The Importance of the Heat Capacity of Lubricants With Nanoparticles in the Static Behavior of Journal Bearings

Abstract

Nanoparticle additives increase the viscosity of lubricants, thus being an interesting solution for improving the load carrying capacity of hydrodynamic bearings. But, nanoparticles also change the thermal properties of the lubricant. Would these thermal properties be important to the static characteristics of lubricated bearings? The answer is yes, being the volumetric heat capacity an important parameter. In this work, the static behavior of journal bearings is studied when nanoparticles are added to the lubricant. A thermohydrodynamic analysis is performed with oil ISO VG68 (base fluid) and six different nanoparticles are considered as additives: Si, SiO2, Al, Al2O3, Cu, and CuO. The numerical results show that the bearing load capacity can be increased up to 10%, not only because of the higher viscosity, but also because of the higher volumetric heat capacity of the lubricant with nanoparticles.

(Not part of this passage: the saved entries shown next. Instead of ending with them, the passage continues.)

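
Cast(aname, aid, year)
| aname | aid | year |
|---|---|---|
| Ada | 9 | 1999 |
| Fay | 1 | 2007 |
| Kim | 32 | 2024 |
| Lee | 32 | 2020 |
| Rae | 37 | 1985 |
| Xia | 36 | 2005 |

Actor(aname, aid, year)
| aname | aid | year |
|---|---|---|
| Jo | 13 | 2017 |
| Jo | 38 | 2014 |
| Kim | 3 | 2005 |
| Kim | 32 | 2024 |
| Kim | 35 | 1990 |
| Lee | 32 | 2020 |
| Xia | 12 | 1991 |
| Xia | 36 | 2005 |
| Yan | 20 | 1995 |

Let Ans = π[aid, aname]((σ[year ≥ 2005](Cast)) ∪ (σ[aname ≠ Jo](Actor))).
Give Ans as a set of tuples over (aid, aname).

{(1, Fay), (12, Xia), (20, Yan), (3, Kim), (32, Kim), (32, Lee), (35, Kim), (36, Xia)}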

Higher volumetric heat capacity of the lubricant decreases temperature development in the bearing gap, thus resulting in higher viscosity distribution for the same operating conditions. In fact, the best results were obtained with ISO VG68 + copper oxide (CuO), whose volumetric heat capacity is the highest among the tested nanofluids. Such results were not equaled when only the viscosity of the lubricant had been changed.